Datenschutzrechtliche Freiwilligkeit
Gemäß § 4 a Abs. 1 Satz 1 und 2 BDSG wird die Einwilligung nur wirksam, wenn sie auf der freien Entscheidung des Betroffenen beruht, wobei der Betroffene auf den vorgesehenen Zweck der Datenverarbeitung hinzuweisen ist:
- Missverhältnis: An der Möglichkeit einer freien Entscheidung kann es fehlen, wenn die Einwilligung in einer Situation wirtschaftlicher oder sozialer Schwäche oder Unterordnung erteilt wird oder wenn der Betroffene durch übermäßige Anreize finanzieller oder sonstiger Natur zur Preisgabe seiner Daten verleitet wird (BGH, Urt. v. 16.7.2008 – VIII ZR 348/06, CR 2008, 720 m. Anm. Brisch/Laue = ITRB 2008, 219 (Rössel) – Payback; BGH, Urt. v. 11.11.2009 – VIII ZR 12/08, CR 2010, 87 = ITRB 2010, 153 (Rössel) – HappyDigits; OLG Köln, Urt. v. 17.6.2011 - 6 U 8/11, CR 2012, 130ff. = ITRB 2012, 10 (Kartheuser) Rdnr. 15).
- Bestimmtheit der Einwilligung: An den Voraussetzungen des § 4a Abs. 1 Satz 2 BDSG fehlt es zudem, wenn die Einwilligung nicht hinreichend bestimmt ist.

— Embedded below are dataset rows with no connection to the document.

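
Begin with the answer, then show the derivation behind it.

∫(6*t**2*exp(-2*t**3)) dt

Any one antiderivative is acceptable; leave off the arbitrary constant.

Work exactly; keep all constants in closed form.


The answer is -exp(-2*t**3).
Step 1. Substitute u = t**3, turning ∫(6*t**2*exp(-2*t**3)) dt into ∫(2*exp(-2*u)) du: now ∫(2*exp(-2*u)) du.
Step 2. Evaluate the standard form: now -exp(-2*u).
Step 3. Substitute back u = t**3: now -exp(-2*t**3).
Answer: -exp(-2*t**3).


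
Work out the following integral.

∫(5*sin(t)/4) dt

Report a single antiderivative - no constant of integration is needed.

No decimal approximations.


Answer: -5*cos(t)/4.


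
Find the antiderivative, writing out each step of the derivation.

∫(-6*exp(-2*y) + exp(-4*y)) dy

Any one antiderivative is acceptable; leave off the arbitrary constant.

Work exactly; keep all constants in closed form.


Step 1. Rewrite: now ∫(exp(-4*y)) dy + ∫(-6*exp(-2*y)) dy.
Step 2. Evaluate the standard form: now ∫(exp(-4*y)) dy + 3*exp(-2*y).
Step 3. Evaluate the standard form: now 3*exp(-2*y) - exp(-4*y)/4.
Answer: 3*exp(-2*y) - exp(-4*y)/4.


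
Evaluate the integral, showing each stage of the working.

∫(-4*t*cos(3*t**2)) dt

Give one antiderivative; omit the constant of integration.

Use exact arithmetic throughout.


Step 1. Substitute u = t**2, turning ∫(-4*t*cos(3*t**2)) dt into ∫(-2*cos(3*u)) du: now ∫(-2*cos(3*u)) du.
Step 2. Evaluate the standard form: now -2*sin(3*u)/3.
Step 3. Substitute back u = t**2: now -2*sin(3*t**2)/3.
Answer: -2*sin(3*t**2)/3.


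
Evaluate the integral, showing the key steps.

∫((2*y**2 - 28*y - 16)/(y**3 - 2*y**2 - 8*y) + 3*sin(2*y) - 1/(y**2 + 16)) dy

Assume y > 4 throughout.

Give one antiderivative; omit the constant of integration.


Step 1. Rewrite: now ∫((2*y**2 - 28*y - 16)/(y**3 - 2*y**2 - 8*y)) dy + ∫(-1/(y**2 + 16)) dy + ∫(3*sin(2*y)) dy.
Step 2. Decompose ∫((2*y**2 - 28*y - 16)/(y**3 - 2*y**2 - 8*y)) dy by partial fractions, (2*y**2 - 28*y - 16)/(y**3 - 2*y**2 - 8*y) = 4/(y + 2) - 4/(y - 4) + 2/y: now ∫(2/y) dy + ∫(-4/(y - 4)) dy + ∫(4/(y + 2)) dy + ∫(-1/(y**2 + 16)) dy + ∫(3*sin(2*y)) dy.
Step 3. Evaluate the standard form [assuming y > -2]: now 4*log(y + 2) + ∫(2/y) dy + ∫(-4/(y - 4)) dy + ∫(-1/(y**2 + 16)) dy + ∫(3*sin(2*y)) dy.
Step 4. Evaluate the standard form [assuming y > 4]: now -4*log(y - 4) + 4*log(y + 2) + ∫(2/y) dy + ∫(-1/(y**2 + 16)) dy + ∫(3*sin(2*y)) dy.
Step 5. Evaluate the standard form [assuming y > 0]: now 2*log(y) - 4*log(y - 4) + 4*log(y + 2) + ∫(-1/(y**2 + 16)) dy + ∫(3*sin(2*y)) dy.
Step 6. Evaluate the standard form: now 2*log(y) - 4*log(y - 4) + 4*log(y + 2) - atan(y/4)/4 + ∫(3*sin(2*y)) dy.
Step 7. Evaluate the standard form: now 2*log(y) - 4*log(y - 4) + 4*log(y + 2) - 3*cos(2*y)/2 - atan(y/4)/4.
Answer: 2*log(y) - 4*log(y - 4) + 4*log(y + 2) - 3*cos(2*y)/2 - atan(y/4)/4.


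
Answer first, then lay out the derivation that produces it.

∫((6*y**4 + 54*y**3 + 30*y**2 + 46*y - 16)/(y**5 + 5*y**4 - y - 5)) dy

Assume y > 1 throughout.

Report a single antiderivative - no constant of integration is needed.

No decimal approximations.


The answer is 5*log(y - 1) + 5*log(y + 1) - 4*log(y + 5) + 4*atan(y).
Step 1. Decompose ∫((6*y**4 + 54*y**3 + 30*y**2 + 46*y - 16)/(y**5 + 5*y**4 - y - 5)) dy by partial fractions, (6*y**4 + 54*y**3 + 30*y**2 + 46*y - 16)/(y**5 + 5*y**4 - y - 5) = 4/(y**2 + 1) - 4/(y + 5) + 5/(y + 1) + 5/(y - 1): now ∫(5/(y - 1)) dy + ∫(5/(y + 1)) dy + ∫(-4/(y + 5)) dy + ∫(4/(y**2 + 1)) dy.
Step 2. Evaluate the standard form [assuming y > -1]: now 5*log(y + 1) + ∫(5/(y - 1)) dy + ∫(-4/(y + 5)) dy + ∫(4/(y**2 + 1)) dy.
Step 3. Evaluate the standard form [assuming y > -5]: now 5*log(y + 1) - 4*log(y + 5) + ∫(5/(y - 1)) dy + ∫(4/(y**2 + 1)) dy.
Step 4. Evaluate the standard form [assuming y > 1]: now 5*log(y - 1) + 5*log(y + 1) - 4*log(y + 5) + ∫(4/(y**2 + 1)) dy.
Step 5. Evaluate the standard form: now 5*log(y - 1) + 5*log(y + 1) - 4*log(y + 5) + 4*atan(y).
Answer: 5*log(y - 1) + 5*log(y + 1) - 4*log(y + 5) + 4*atan(y).


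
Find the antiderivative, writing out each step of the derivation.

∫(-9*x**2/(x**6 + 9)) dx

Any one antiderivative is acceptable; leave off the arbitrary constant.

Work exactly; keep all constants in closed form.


Step 1. Substitute u = x**3, turning ∫(-9*x**2/(x**6 + 9)) dx into ∫(-3/(u**2 + 9)) du: now ∫(-3/(u**2 + 9)) du.
Step 2. Evaluate the standard form: now -atan(u/3).
Step 3. Substitute back u = x**3: now -atan(x**3/3).
Answer: -atan(x**3/3).


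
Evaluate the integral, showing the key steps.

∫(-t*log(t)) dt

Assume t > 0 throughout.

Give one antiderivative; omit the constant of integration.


Step 1. Integrate ∫(-t*log(t)) dt by parts with u = log(t), dv = (-t) dt, so v = -t**2/2 [assuming t > 0]: now -t**2*log(t)/2 + ∫(t/2) dt.
Step 2. Evaluate the standard form: now -t**2*log(t)/2 + t**2/4.
Answer: -t**2*log(t)/2 + t**2/4.


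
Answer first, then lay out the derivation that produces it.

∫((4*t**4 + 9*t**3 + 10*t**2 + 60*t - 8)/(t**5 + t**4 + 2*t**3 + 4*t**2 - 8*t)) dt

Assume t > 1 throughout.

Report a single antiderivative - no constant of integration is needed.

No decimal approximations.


The answer is log(t) + 5*log(t - 1) - 2*log(t + 2) - 2*atan(t/2).
Step 1. Decompose ∫((4*t**4 + 9*t**3 + 10*t**2 + 60*t - 8)/(t**5 + t**4 + 2*t**3 + 4*t**2 - 8*t)) dt by partial fractions, (4*t**4 + 9*t**3 + 10*t**2 + 60*t - 8)/(t**5 + t**4 + 2*t**3 + 4*t**2 - 8*t) = -4/(t**2 + 4) - 2/(t + 2) + 5/(t - 1) + 1/t: now ∫(1/t) dt + ∫(5/(t - 1)) dt + ∫(-2/(t + 2)) dt + ∫(-4/(t**2 + 4)) dt.
Step 2. Evaluate the standard form [assuming t > -2]: now -2*log(t + 2) + ∫(1/t) dt + ∫(5/(t - 1)) dt + ∫(-4/(t**2 + 4)) dt.
Step 3. Evaluate the standard form [assuming t > 0]: now log(t) - 2*log(t + 2) + ∫(5/(t - 1)) dt + ∫(-4/(t**2 + 4)) dt.
Step 4. Evaluate the standard form [assuming t > 1]: now log(t) + 5*log(t - 1) - 2*log(t + 2) + ∫(-4/(t**2 + 4)) dt.
Step 5. Evaluate the standard form: now log(t) + 5*log(t - 1) - 2*log(t + 2) - 2*atan(t/2).
Answer: log(t) + 5*log(t - 1) - 2*log(t + 2) - 2*atan(t/2).


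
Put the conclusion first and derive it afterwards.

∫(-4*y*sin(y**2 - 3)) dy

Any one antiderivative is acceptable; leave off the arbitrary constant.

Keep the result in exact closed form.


The answer is 2*cos(y**2 - 3).
Step 1. Substitute u = y**2 - 3, turning ∫(-4*y*sin(y**2 - 3)) dy into ∫(-2*sin(u)) du: now ∫(-2*sin(u)) du.
Step 2. Evaluate the standard form: now 2*cos(u).
Step 3. Substitute back u = y**2 - 3: now 2*cos(y**2 - 3).
Answer: 2*cos(y**2 - 3).


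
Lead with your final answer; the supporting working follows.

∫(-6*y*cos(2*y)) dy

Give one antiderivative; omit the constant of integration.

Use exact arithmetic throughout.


The answer is -3*y*sin(2*y) - 3*cos(2*y)/2.
Step 1. Integrate ∫(-6*y*cos(2*y)) dy by parts with u = y, dv = (-6*cos(2*y)) dy, so v = -3*sin(2*y): now -3*y*sin(2*y) + ∫(3*sin(2*y)) dy.
Step 2. Evaluate the standard form: now -3*y*sin(2*y) - 3*cos(2*y)/2.
Answer: -3*y*sin(2*y) - 3*cos(2*y)/2.


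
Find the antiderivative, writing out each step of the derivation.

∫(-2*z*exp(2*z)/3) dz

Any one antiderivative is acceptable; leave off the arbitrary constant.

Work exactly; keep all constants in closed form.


Step 1. Integrate ∫(-2*z*exp(2*z)/3) dz by parts with u = z, dv = (-2*exp(2*z)/3) dz, so v = -exp(2*z)/3: now -z*exp(2*z)/3 + ∫(exp(2*z)/3) dz.
Step 2. Evaluate the standard form: now -z*exp(2*z)/3 + exp(2*z)/6.
Answer: -z*exp(2*z)/3 + exp(2*z)/6.


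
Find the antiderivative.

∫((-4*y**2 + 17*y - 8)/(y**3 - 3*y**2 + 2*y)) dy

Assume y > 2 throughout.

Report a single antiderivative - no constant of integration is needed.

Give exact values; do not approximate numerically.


Answer: -4*log(y) + 5*log(y - 2) - 5*log(y - 1).


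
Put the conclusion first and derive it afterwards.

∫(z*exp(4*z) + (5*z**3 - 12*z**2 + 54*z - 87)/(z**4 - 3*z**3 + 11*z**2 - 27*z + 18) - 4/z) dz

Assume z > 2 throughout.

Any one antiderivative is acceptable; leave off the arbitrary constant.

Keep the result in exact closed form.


The answer is z*exp(4*z)/4 - exp(4*z)/16 - 4*log(z) + log(z - 2) + 4*log(z - 1) - atan(z/3).
Step 1. Rewrite: now ∫(-4/z) dz + ∫(z*exp(4*z)) dz + ∫((5*z**3 - 12*z**2 + 54*z - 87)/(z**4 - 3*z**3 + 11*z**2 - 27*z + 18)) dz.
Step 2. Decompose ∫((5*z**3 - 12*z**2 + 54*z - 87)/(z**4 - 3*z**3 + 11*z**2 - 27*z + 18)) dz by partial fractions, (5*z**3 - 12*z**2 + 54*z - 87)/(z**4 - 3*z**3 + 11*z**2 - 27*z + 18) = -3/(z**2 + 9) + 4/(z - 1) + 1/(z - 2): now ∫(-4/z) dz + ∫(z*exp(4*z)) dz + ∫(1/(z - 2)) dz + ∫(4/(z - 1)) dz + ∫(-3/(z**2 + 9)) dz.
Step 3. Evaluate the standard form [assuming z > 1]: now 4*log(z - 1) + ∫(-4/z) dz + ∫(z*exp(4*z)) dz + ∫(1/(z - 2)) dz + ∫(-3/(z**2 + 9)) dz.
Step 4. Evaluate the standard form [assuming z > 2]: now log(z - 2) + 4*log(z - 1) + ∫(-4/z) dz + ∫(z*exp(4*z)) dz + ∫(-3/(z**2 + 9)) dz.
Step 5. Evaluate the standard form: now log(z - 2) + 4*log(z - 1) - atan(z/3) + ∫(-4/z) dz + ∫(z*exp(4*z)) dz.
Step 6. Integrate ∫(z*exp(4*z)) dz by parts with u = z, dv = (exp(4*z)) dz, so v = exp(4*z)/4: now z*exp(4*z)/4 + log(z - 2) + 4*log(z - 1) - atan(z/3) + ∫(-4/z) dz + ∫(-exp(4*z)/4) dz.
Step 7. Evaluate the standard form: now z*exp(4*z)/4 - exp(4*z)/16 + log(z - 2) + 4*log(z - 1) - atan(z/3) + ∫(-4/z) dz.
Step 8. Evaluate the standard form [assuming z > 0]: now z*exp(4*z)/4 - exp(4*z)/16 - 4*log(z) + log(z - 2) + 4*log(z - 1) - atan(z/3).
Answer: z*exp(4*z)/4 - exp(4*z)/16 - 4*log(z) + log(z - 2) + 4*log(z - 1) - atan(z/3).


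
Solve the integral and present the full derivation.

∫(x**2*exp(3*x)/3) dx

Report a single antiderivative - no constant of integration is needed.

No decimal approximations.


Step 1. Integrate ∫(x**2*exp(3*x)/3) dx by parts with u = x**2, dv = (exp(3*x)/3) dx, so v = exp(3*x)/9: now x**2*exp(3*x)/9 + ∫(-2*x*exp(3*x)/9) dx.
Step 2. Integrate ∫(-2*x*exp(3*x)/9) dx by parts with u = x, dv = (-2*exp(3*x)/9) dx, so v = -2*exp(3*x)/27: now x**2*exp(3*x)/9 - 2*x*exp(3*x)/27 + ∫(2*exp(3*x)/27) dx.
Step 3. Evaluate the standard form: now x**2*exp(3*x)/9 - 2*x*exp(3*x)/27 + 2*exp(3*x)/81.
Answer: x**2*exp(3*x)/9 - 2*x*exp(3*x)/27 + 2*exp(3*x)/81.


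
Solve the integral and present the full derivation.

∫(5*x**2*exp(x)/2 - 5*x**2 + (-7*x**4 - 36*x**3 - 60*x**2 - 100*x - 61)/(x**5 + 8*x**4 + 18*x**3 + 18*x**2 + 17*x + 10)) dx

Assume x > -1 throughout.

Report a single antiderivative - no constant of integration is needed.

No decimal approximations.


Step 1. Rewrite: now ∫(-5*x**2) dx + ∫(5*x**2*exp(x)/2) dx + ∫((-7*x**4 - 36*x**3 - 60*x**2 - 100*x - 61)/(x**5 + 8*x**4 + 18*x**3 + 18*x**2 + 17*x + 10)) dx.
Step 2. Evaluate the standard form: now -5*x**3/3 + ∫(5*x**2*exp(x)/2) dx + ∫((-7*x**4 - 36*x**3 - 60*x**2 - 100*x - 61)/(x**5 + 8*x**4 + 18*x**3 + 18*x**2 + 17*x + 10)) dx.
Step 3. Integrate ∫(5*x**2*exp(x)/2) dx by parts with u = x**2, dv = (5*exp(x)/2) dx, so v = 5*exp(x)/2: now -5*x**3/3 + 5*x**2*exp(x)/2 + ∫(-5*x*exp(x)) dx + ∫((-7*x**4 - 36*x**3 - 60*x**2 - 100*x - 61)/(x**5 + 8*x**4 + 18*x**3 + 18*x**2 + 17*x + 10)) dx.
Step 4. Integrate ∫(-5*x*exp(x)) dx by parts with u = x, dv = (-5*exp(x)) dx, so v = -5*exp(x): now -5*x**3/3 + 5*x**2*exp(x)/2 - 5*x*exp(x) + ∫((-7*x**4 - 36*x**3 - 60*x**2 - 100*x - 61)/(x**5 + 8*x**4 + 18*x**3 + 18*x**2 + 17*x + 10)) dx + ∫(5*exp(x)) dx.
Step 5. Evaluate the standard form: now -5*x**3/3 + 5*x**2*exp(x)/2 - 5*x*exp(x) + 5*exp(x) + ∫((-7*x**4 - 36*x**3 - 60*x**2 - 100*x - 61)/(x**5 + 8*x**4 + 18*x**3 + 18*x**2 + 17*x + 10)) dx.
Step 6. Decompose ∫((-7*x**4 - 36*x**3 - 60*x**2 - 100*x - 61)/(x**5 + 8*x**4 + 18*x**3 + 18*x**2 + 17*x + 10)) dx by partial fractions, (-7*x**4 - 36*x**3 - 60*x**2 - 100*x - 61)/(x**5 + 8*x**4 + 18*x**3 + 18*x**2 + 17*x + 10) = -4/(x**2 + 1) - 3/(x + 5) - 5/(x + 2) + 1/(x + 1): now -5*x**3/3 + 5*x**2*exp(x)/2 - 5*x*exp(x) + 5*exp(x) + ∫(1/(x + 1)) dx + ∫(-5/(x + 2)) dx + ∫(-3/(x + 5)) dx + ∫(-4/(x**2 + 1)) dx.
Step 7. Evaluate the standard form [assuming x > -5]: now -5*x**3/3 + 5*x**2*exp(x)/2 - 5*x*exp(x) + 5*exp(x) - 3*log(x + 5) + ∫(1/(x + 1)) dx + ∫(-5/(x + 2)) dx + ∫(-4/(x**2 + 1)) dx.
Step 8. Evaluate the standard form [assuming x > -2]: now -5*x**3/3 + 5*x**2*exp(x)/2 - 5*x*exp(x) + 5*exp(x) - 5*log(x + 2) - 3*log(x + 5) + ∫(1/(x + 1)) dx + ∫(-4/(x**2 + 1)) dx.
Step 9. Evaluate the standard form [assuming x > -1]: now -5*x**3/3 + 5*x**2*exp(x)/2 - 5*x*exp(x) + 5*exp(x) + log(x + 1) - 5*log(x + 2) - 3*log(x + 5) + ∫(-4/(x**2 + 1)) dx.
Step 10. Evaluate the standard form: now -5*x**3/3 + 5*x**2*exp(x)/2 - 5*x*exp(x) + 5*exp(x) + log(x + 1) - 5*log(x + 2) - 3*log(x + 5) - 4*atan(x).
Answer: -5*x**3/3 + 5*x**2*exp(x)/2 - 5*x*exp(x) + 5*exp(x) + log(x + 1) - 5*log(x + 2) - 3*log(x + 5) - 4*atan(x).


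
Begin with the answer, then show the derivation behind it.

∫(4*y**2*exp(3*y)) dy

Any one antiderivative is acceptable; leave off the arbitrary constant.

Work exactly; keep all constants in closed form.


The answer is 4*y**2*exp(3*y)/3 - 8*y*exp(3*y)/9 + 8*exp(3*y)/27.
Step 1. Integrate ∫(4*y**2*exp(3*y)) dy by parts with u = y**2, dv = (4*exp(3*y)) dy, so v = 4*exp(3*y)/3: now 4*y**2*exp(3*y)/3 + ∫(-8*y*exp(3*y)/3) dy.
Step 2. Integrate ∫(-8*y*exp(3*y)/3) dy by parts with u = y, dv = (-8*exp(3*y)/3) dy, so v = -8*exp(3*y)/9: now 4*y**2*exp(3*y)/3 - 8*y*exp(3*y)/9 + ∫(8*exp(3*y)/9) dy.
Step 3. Evaluate the standard form: now 4*y**2*exp(3*y)/3 - 8*y*exp(3*y)/9 + 8*exp(3*y)/27.
Answer: 4*y**2*exp(3*y)/3 - 8*y*exp(3*y)/9 + 8*exp(3*y)/27.


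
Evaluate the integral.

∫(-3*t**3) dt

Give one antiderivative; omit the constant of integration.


Answer: -3*t**4/4.


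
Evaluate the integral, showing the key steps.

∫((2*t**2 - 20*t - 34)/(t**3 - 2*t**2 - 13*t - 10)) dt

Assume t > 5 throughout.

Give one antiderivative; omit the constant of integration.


Step 1. Decompose ∫((2*t**2 - 20*t - 34)/(t**3 - 2*t**2 - 13*t - 10)) dt by partial fractions, (2*t**2 - 20*t - 34)/(t**3 - 2*t**2 - 13*t - 10) = 2/(t + 2) + 2/(t + 1) - 2/(t - 5): now ∫(-2/(t - 5)) dt + ∫(2/(t + 1)) dt + ∫(2/(t + 2)) dt.
Step 2. Evaluate the standard form [assuming t > -2]: now 2*log(t + 2) + ∫(-2/(t - 5)) dt + ∫(2/(t + 1)) dt.
Step 3. Evaluate the standard form [assuming t > -1]: now 2*log(t + 1) + 2*log(t + 2) + ∫(-2/(t - 5)) dt.
Step 4. Evaluate the standard form [assuming t > 5]: now -2*log(t - 5) + 2*log(t + 1) + 2*log(t + 2).
Answer: -2*log(t - 5) + 2*log(t + 1) + 2*log(t + 2).


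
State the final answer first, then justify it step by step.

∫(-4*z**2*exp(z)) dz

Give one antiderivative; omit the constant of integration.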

Es muss deutlich werden sein, unter welchen Bedingungen welche Daten genutzt werden dürfen, damit der Betroffene die Tragweite seines Einverständnisses erkennen kann (vgl. OLG Köln, Urt. v. 17.6.2011 - 6 U 8/11, CR 2012, 130ff. = ITRB 2012, 10 (Kartheuser) Rdnr. 17).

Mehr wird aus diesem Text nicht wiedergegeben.